Some proxy configurations additionally signal what your true originating internet IP is (e.g. external IP of your router) for HTTP and HTTP-like connections.  An "anonymous" proxy shouldn't.  VPNs are pseudonymous (you have a unique IP reported, but only the VPN's servers know who it belongs to).  Some VPNs have been found to have bugs in IPv6 handling that can allow an "attacker" to determine your original IP.  Hopefully they have all fixed those problems.


If the first first layer connection (to your proxy server) does not successfully connect, authenticate, and initiate a connection to the destination server, neither you nor you final internet destination knows the external IP of that proxy server.  It was never used in the connection, because the second layer connection did not complete.
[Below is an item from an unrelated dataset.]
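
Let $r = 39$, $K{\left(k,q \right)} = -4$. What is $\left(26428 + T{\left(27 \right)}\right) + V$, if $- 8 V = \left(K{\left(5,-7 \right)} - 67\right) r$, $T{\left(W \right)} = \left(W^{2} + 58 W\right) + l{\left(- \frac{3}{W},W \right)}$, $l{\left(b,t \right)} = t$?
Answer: $\frac{232769}{8} \approx 29096.0$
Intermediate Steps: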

It sounds like all this is outside the scope of your actual request though, which I think Arvid identified: you want to know the proxy server's IP address (not necessarily the same as its external IP) as used in a failed connection attempt.  He's the first line developer who would be involved in bringing that reporting to bear.

[ciaobaby]

With a proxy (as with a VPN), there are two layers of networking.
1. Your computer->proxy server (via your router).  The external IP of that connection is your router's IP when NAT is in use (as it typically is at home).
2. Your computer->final internet destination (via your proxy server or VPN).  The external IP of that connection is the external IP of the proxy server or a unique VPN/VPN-network assigned IP (for a VPN).

Ermm ... ... No.

I seems this can be used in several scenarios

True, but has only one meaning. Run  'route <enter>' in a command window (windows) or a console/terminal (linux/mac) to show the initial destination for packets routed for/to 0.0.0.0

[AsaRossoff]

[quote="ciaobaby"]
Ermm ... ... No.
[/quote]
Feel free to elucidate for MrGreg if you wish.  I don't need to study the topic in this thread myself.  My comments were intended as a hopefully useful conceptual description for MrGreg, not as a complete technical description.  There are other networking layers at work, for example.

[ciaobaby]

Routing with a proxy (simplified)

Computer NiC -> Local Router -> ISP Gateway -> Internet  -> Proxy -> Destination

VPN

Computer NiC (IP provided by VPN) -> Router -> Gateway -> Internet -> -> VPN server -> Internet Destination

But with a VPN the connections between NiC and VPN server (coloured orange) are encrypted and in a 'tunnel' so cannot be intercepted and read.